もう一度観たい70年代の名作映画に続きまして、1960年代のベスト5をお届けします。ヨーロッパ編に続く第二弾は、日本映画から。

執筆者:中野 豊

第2位 『用心棒』

用心棒
ハメットの「血の収穫」を大胆に翻案した『用心棒』DVD発売中 ¥3,990(税込)発売・販売元:東宝
空っ風の吹く宿場町はどこか西部劇を思わせ、凄まじい砂埃は殺気をみなぎらせる効果をあげています。殺陣では殺し合いのはかなさを強調したリアルさで、刀で人を斬る音を入れた日本で最初の映画でもあります。また『羅生門』に続いて2度目の黒澤作品に参加した撮影監督の宮川一夫の映像にも酔ってください。本作の大ヒットで東宝から「三十郎もの」をもう一本作って欲しいとの要望を受けた黒澤明は快諾し、本作に引けをとらない続編『椿三十郎』を翌年に作り上げました。
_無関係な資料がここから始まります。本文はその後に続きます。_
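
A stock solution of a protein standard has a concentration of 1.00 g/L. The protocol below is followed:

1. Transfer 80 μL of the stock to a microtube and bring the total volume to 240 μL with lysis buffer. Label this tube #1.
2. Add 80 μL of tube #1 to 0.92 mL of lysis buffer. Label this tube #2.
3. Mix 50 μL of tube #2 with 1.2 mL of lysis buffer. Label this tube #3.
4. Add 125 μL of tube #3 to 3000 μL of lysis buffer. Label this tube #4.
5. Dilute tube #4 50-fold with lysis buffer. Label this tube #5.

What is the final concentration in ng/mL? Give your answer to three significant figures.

0.853 ng/mL

Step 1: 80 μL brought to 240 μL → factor 240/80 = 3
Step 2: 80 μL + 0.92 mL = 1000 μL total → factor 1000/80 = 12.5
Step 3: 50 μL + 1.2 mL = 1250 μL total → factor 1250/50 = 25
Step 4: 125 μL + 3000 μL = 3125 μL total → factor 3125/125 = 25
Step 5: 50-fold → factor 50
Overall dilution factor = 3 × 12.5 × 25 × 25 × 50 = 1.1719 × 10^6
Final = 1.00 g/L / 1.1719 × 10^6 = 8.533 × 10^-7 g/L = 0.853 ng/mL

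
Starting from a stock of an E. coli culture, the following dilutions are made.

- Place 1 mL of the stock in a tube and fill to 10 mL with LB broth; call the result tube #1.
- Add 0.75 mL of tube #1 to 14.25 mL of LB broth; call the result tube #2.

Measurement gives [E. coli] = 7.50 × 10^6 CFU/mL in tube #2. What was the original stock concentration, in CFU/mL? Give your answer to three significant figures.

1.50 × 10^9 CFU/mL

Step 1: 1 mL brought to 10 mL → factor 10/1 = 10
Step 2: 0.75 mL + 14.25 mL = 15 mL total → factor 15/0.75 = 20
Overall dilution factor = 10 × 20 = 200
Stock = 7.50 × 10^6 CFU/mL × 200 = 1.50 × 10^9 CFU/mL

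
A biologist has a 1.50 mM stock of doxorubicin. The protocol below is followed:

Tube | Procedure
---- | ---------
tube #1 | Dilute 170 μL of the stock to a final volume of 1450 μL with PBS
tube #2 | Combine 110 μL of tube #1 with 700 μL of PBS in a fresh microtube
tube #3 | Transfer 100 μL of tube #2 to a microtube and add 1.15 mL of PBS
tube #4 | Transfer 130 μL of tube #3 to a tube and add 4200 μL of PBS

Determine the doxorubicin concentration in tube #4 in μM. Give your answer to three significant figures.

0.0574 μM

Step 1: 170 μL brought to 1450 μL → factor 1450/170 = 8.5294
Step 2: 110 μL + 700 μL = 810 μL total → factor 810/110 = 7.3636
Step 3: 100 μL + 1.15 mL = 1250 μL total → factor 1250/100 = 12.5
Step 4: 130 μL + 4200 μL = 4330 μL total → factor 4330/130 = 33.308
Overall dilution factor = 8.5294 × 7.3636 × 12.5 × 33.308 = 26150
Final = 1.50 mM / 26150 = 5.736 × 10^-5 mM = 0.0574 μM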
静まりかえった馬目の宿。そこに現れた素浪人・桑畑三十郎は、ある居酒屋の亭主から馬目宿の現状(2つのやくざの抗争)を聞き考えます。それは2つのヤクザを鉢合わせさせ、破滅させてしまおうというもので、三十郎はものの見事になしとげ、宿場に背を向け去っていくのです。

[作品紹介]
・1961年/上映時間:110min
・監督:黒澤明
・撮影:宮川一夫
・出演:三船敏郎、仲代達矢、司葉子、山田五十鈴、加東大介

第1位 『飢餓海峡』

飢餓海峡
水上勉の同名小説を映画化した犯罪サスペンス・スリラー映画『飢餓海峡』
青函連絡船が転覆して1,000人からの犠牲者を出した実話に基づいた小説の映画化です。

事件と同じころ火災によりある一家が殺害されます。10数年後、犯人は事業家として成功していましたが、犯行直後に犯人が金を与えた娼婦が現れ、当時の出来事を知る娼婦を殺害したことから、犯行にあしがつきます。主人公(三国連太郎)の心理描写と一人の人間に内包する善と悪がものの見事に浮き彫りにされます。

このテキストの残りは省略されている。